A reasonably speedy Python ray-tracer

Cyrille Rossant's small ray-tracer is an nice self-contained Python program (using NumPy) that renders this 400×300 image in about 15 seconds on a fast PC:

You might conclude from this that a Python is an unsuitable language for a ray-tracer. But this version is slightly smaller and renders the same image in about 115 milliseconds. That's over 130 times faster than the original.

Both versions use NumPy, both run on a single core. The difference is how they organize their computation.

The original code looks a bit like this:

for x in range(400):
    for y in range(300):
        pixel = raytrace(x, y)
write pixels to file

and the fast version looks more like this:

x = <every pixel's x-coordinate from 0 to 400>
y = <every pixel's y-coordinate from 0 to 300>
pixels = raytrace(x, y)
write pixels to file

In the first version x and y are scalar values, and raytrace() runs 120,000 times.

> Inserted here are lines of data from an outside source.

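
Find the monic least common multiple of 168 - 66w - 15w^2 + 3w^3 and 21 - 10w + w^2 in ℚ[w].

-168 + 122w - 7w^2 - 8w^3 + w^4

By polynomial division,
  3w^3 - 15w^2 - 66w + 168 = (3w + 15)(w^2 - 10w + 21) + (21w - 147)
  w^2 - 10w + 21 = ((1/21)w - 1/7)(21w - 147) + (0)
Last nonzero remainder: 21w - 147. Dividing through by 21 gives the monic gcd w - 7.
Then lcm(f, g) = f·g / gcd(f, g); expanding and making the result monic gives the answer.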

But in the second version x and y are NumPy arrays, each 120,000 values long, and raytrace() runs once. Because running Python code is quite slow, and NumPy's array operations are really fast, the speedup is huge.

NumPy lets you operate on arrays with no special syntax, so the actual definition of raytrace() doesn't need to be concerned much with the fact that it is operating on arrays instead of a scalars. For example the code to compute a sphere intersection looks similar to the scalar version:

def intersect(self, O, D):
    a = 1
    b = 2 * D.dot(O - self.c)
    c = abs(self.c) + abs(O) - 2 * self.c.dot(O) - (self.r * self.r)
    disc = (b ** 2) - (4 * a * c)
    sq = np.sqrt(np.maximum(0, disc))
    h0 = (-b - sq) / 2
    h1 = (-b + sq) / 2
    h = np.where((h0 > 0) & (h0 < h1), h0, h1)

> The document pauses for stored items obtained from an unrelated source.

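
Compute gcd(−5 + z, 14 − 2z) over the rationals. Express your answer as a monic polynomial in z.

1

Euclidean algorithm in ℚ[z]:
  z − 5 = (−1/2)(−2z + 14) + (2)
  −2z + 14 = (−z + 7)(2) + (0)
The last nonzero remainder is the constant 2, so the polynomials are coprime and gcd = 1.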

    hit = (disc > 0) & (h > 0)
    return np.where(hit, h, FARAWAY)

The only difference between this code and the scalar code is that it uses np.where() instead of if statements. This is because every expression is actually an array, so an if statement would not make the per-element selection that's required.

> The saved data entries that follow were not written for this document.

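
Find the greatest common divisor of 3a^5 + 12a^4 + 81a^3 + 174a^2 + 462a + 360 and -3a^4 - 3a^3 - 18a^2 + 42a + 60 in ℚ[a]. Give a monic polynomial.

Repeated division with remainder:
  3a^5 + 12a^4 + 81a^3 + 174a^2 + 462a + 360 = (-a - 3)(-3a^4 - 3a^3 - 18a^2 + 42a + 60) + (54a^3 + 162a^2 + 648a + 540)
  -3a^4 - 3a^3 - 18a^2 + 42a + 60 = (-(1/18)a + 1/9)(54a^3 + 162a^2 + 648a + 540) + (0)
Last nonzero remainder: 54a^3 + 162a^2 + 648a + 540. Dividing through by 54 gives the monic gcd a^3 + 3a^2 + 12a + 10.

a^3 + 3a^2 + 12a + 10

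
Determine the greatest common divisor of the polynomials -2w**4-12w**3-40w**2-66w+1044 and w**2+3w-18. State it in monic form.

w**2+3w-18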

Starting with the generated rays, the code first runs intersect() on each of the objects in the scene, to find out their distance from the camera. Here lighter means further away:

Taking the minimum of these distances gives the nearest 'hit' for every pixel:

Comparing each object's distance against the 'nearest' value gives four masks. A white pixel in the mask mean that that the object has 'won' the visibility competition.

The next step is to run each object's shader function, to find out what its color is. This is done for every pixel on the screen, effectively rendering every object as a seperate image.

Now raytrace() multiplies each color image with its mask, and sums the resulting four images. Because the masks determine which image is the 'nearest' for any particular pixel, the order doesn't matter. This gives this composite, a very basic first-bounce ray-trace:

From here on there are a few refinements, all involving a slightly fancier lighting function. Shadows are an important visual cue, and implementation is just a matter of testing each pixel to see if it can 'see' the light. If the pixel can see the light, it gets full brightness, otherwise it gets none:

Composited together, things look slightly more convincing:

The next step is the reflections, which is a recursive raytrace using the bounced ray from each pixel. This involves a lot of extra passes; the raytrace() function ends up being called 84 times with different combinations of secondary bounces:

The result matches the original quite well:

Despite computing and compositing 84 ray-traced images, this version runs in about 4 seconds, one fourth of the time of the original. This version is rt2.py.

Speeding it up still further is a small optimization in raytrace(), exploiting the fact that the shader for any object only actually needs to run on that object's visible pixels. Using the masks computed for the intersection tests:

and the Numpy extract() and place() functions, raytrace() squeezes out all the unused black pixels from each object's mask before it runs the object's shader. So if the object only covers 3000 pixels on the screen, then the NumPy arrays fed into the shader are only 3000 long, instead of 120,000. Because most objects don't actually cover much screen area, the speedup is huge, about 40X.

This version is rt3.py.